The different snippets of his life, show us that Martin leaves behind him a trail of use and abuse. As a child, in a bicycle race, he forces his friend Billy of the road and the kid breaks his leg horribly. In adult life, he has an affair with the producer’s wife Helen and breaks up their marriage. He sleeps with Sybil, the girlfriend of his friend Alfred and he makes cruel fun of it.
Nathaniel, his best friend, to whom he even calls for help when drowning, entrust his fiancée Mary to Martin’s care when he goes to the Navy.
Pincher rapes her, because he must “have” her.
Pincher is an evil man.

Golding presents us a metaphor of greed with the story of the Chinese tin box. In the box lies a dead fish, which is eaten by hundreds of white maggots. When the fish is finished, they start eating each other until one big fat white maggot is left.
But even that one is eaten when the noise of a spade against the tin box, announces that it will be opened and serve as a Chinese delicacy.
Christopher Martin is the number one maggot; he is the last maggot in the tin box.
“Killed and eaten”, becomes a declaration of conquest. Martin remembers : “Eating women, eating men, eating Alfred, eating that other girl, eating that boy, that crude and unsatisfactory experiment” His victims, the used and defeated people are described as maggots, fat and white bodies without attraction or excitement.

Christopher Pincher is drafted into the Navy as an officer and he finds himself on board with his “friend “ Nathaniel. Nathaniel or Nat is a humble religious man, often praying, not really fit for the Navy.He seems to suffer on board. Does he know that Martin has raped his fiancée?

Nat has told Pincher in an strange premonition that Martin is not happy, that “he doesn’t know the technique of dying”. Pincher retorts “I am damned if I’ll die”

So Martin Pincher finds himself in Purgatory, like Prometheus attached to a rock.

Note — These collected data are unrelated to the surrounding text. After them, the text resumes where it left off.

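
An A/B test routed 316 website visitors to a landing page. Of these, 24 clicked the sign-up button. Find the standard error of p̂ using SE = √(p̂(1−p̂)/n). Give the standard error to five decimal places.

p̂ = 24/316 = 0.07595.
p̂(1−p̂) = 0.070182.
SE = √(0.070182/316) = 0.01490.

SE = 0.01490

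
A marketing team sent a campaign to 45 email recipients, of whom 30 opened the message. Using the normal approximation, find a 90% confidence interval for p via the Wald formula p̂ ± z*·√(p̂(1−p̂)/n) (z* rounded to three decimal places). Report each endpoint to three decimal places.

Sample proportion p̂ = 30/45 = 0.66667.
Standard error of p̂: √(0.222222/45) = √0.004938272 = 0.070273.
z* = 1.645 at the 90% level.
Margin of error: 1.645 × 0.070273 = 0.11560.
So the interval runs from 0.551 to 0.782.

(0.551, 0.782)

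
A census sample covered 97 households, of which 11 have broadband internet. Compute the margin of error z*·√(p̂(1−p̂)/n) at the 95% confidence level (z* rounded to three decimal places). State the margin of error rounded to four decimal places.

p̂ = 11/97 = 0.11340.
SE = √(p̂(1−p̂)/n) = √(0.100542/97) = 0.032195.
For 95% confidence, z* = 1.960.
So ME = 0.0631.

ME = 0.0631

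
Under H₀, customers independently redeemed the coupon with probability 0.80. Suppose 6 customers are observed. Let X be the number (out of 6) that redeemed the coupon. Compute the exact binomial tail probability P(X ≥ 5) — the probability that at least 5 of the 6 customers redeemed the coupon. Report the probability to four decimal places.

P = 0.6554

X ~ Binomial(n=6, p=0.80).
P(X ≥ 5) = C(6,5)·0.80^5·0.20^1 + C(6,6)·0.80^6·0.20^0.
= 0.393216 + 0.262144 = 0.6554.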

Even the flesh eating Gulls are there to complete the picture. We prepare for the final showdown.
Martin asks himself: Have you had enough surviving? Have you had enough hanging on? He is advised: Give up the thought of return; give up the thought of living. There is nothing here but torture, give up leave go

But Martin does not give up. “I have considered, I prefer it, pain and all”

Golding explained that Martin Pincher stands for the man who is so greedy for life that he refuses to die. The life he seems to invent for himself from half-remembered scraps of physical life becomes literally a Purgatory. The life in Purgatory is preferred to giving up and attaining Salvation.

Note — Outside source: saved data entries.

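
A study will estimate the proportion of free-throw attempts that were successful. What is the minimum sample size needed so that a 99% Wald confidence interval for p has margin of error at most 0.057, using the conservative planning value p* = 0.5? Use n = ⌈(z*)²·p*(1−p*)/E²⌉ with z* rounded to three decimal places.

n = 511

The 99% critical value is z* = 2.576.
p*(1−p*) = 0.2500.
Required n before rounding: 6.635776 × 0.2500 / 0.057² = 510.601.
Rounding up, n = 511.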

Martin resists, defending his personality, his only treasure until finally in an apocalyptique setting, the black lightning splits and destroys everything we call live.




William Golding (19 September 191119 June 1993) was a British novelist, poet and Nobel Prize for Literature laureate best known for his novel Lord of the Flies. He was also awarded the Booker Prize for literature in 1980, for his novel Rites of Passage, the first book of the trilogy To the Ends of the Earth.

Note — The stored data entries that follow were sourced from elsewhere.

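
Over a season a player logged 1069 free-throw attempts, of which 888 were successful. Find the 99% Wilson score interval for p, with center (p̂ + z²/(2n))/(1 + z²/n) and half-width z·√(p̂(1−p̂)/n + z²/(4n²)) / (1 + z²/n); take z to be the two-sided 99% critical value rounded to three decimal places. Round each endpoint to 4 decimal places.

p̂ = 888/1069 = 0.83068; z = 2.576, so z² = 6.635776.
Denominator 1 + z²/n = 1 + 6.635776/1069 = 1.006207.
Center = (0.83068 + 0.003104)/1.006207 = 0.82864.
Radicand: p̂(1−p̂)/n + z²/(4n²) = 0.000131570 + 0.000001452 = 0.000133022.
Half-width = z·√(radicand)/denom = 2.576·0.011534/1.006207 = 0.02953.
So the interval runs from 0.7991 to 0.8582.

(0.7991, 0.8582)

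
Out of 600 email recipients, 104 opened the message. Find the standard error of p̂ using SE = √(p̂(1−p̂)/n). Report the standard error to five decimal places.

Sample proportion p̂ = 104/600 = 0.17333.
p̂(1−p̂) = 0.143287.
SE = √(0.143287/600) = √0.000238812 = 0.01545.

SE = 0.01545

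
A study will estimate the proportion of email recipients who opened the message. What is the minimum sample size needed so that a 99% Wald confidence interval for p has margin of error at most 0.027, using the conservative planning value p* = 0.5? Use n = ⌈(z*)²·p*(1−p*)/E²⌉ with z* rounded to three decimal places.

n = 2276

The 99% critical value is z* = 2.576.
p*(1−p*) = 0.50·0.50 = 0.2500.
(z*)²·p*(1−p*)/E² = 6.635776·0.2500/0.000729 = 2275.643.
⌈2275.643⌉ = 2276.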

During World War II, Golding fought in the Royal Navy and was briefly involved in the pursuit and sinking of Germany's mightiest battleship, the Bismarck. He also participated in the invasion of Normandy on D-Day, commanding a landing ship that fired salvoes of rockets onto the beaches, and then in a naval action at Walcheren in which 23 out of 24 assault crafts were sunk. At the war's end he returned to teaching and writing.

Having moved in 1958 from Salisbury to nearby Bowerchalke, he met his fellow villager and walking companion James Lovelock. The two discussed Lovelock's hypothesis that the living matter of the planet Earth functions like a single organism, and Golding suggested naming this hypothesis after Gaia, the goddess of the earth in Greek mythology.
In 1970 Golding was a candidate for the Chancellorship of the University of Kent at Canterbury, but lost to the politician and leader of the Liberal Party, Jo Grimond. Golding won the James Tait Black Memorial Prize in 1979, the Booker Prize in 1980, and in 1983 he was awarded the Nobel Prize for Literature. He was knighted by Queen Elizabeth II in 1988.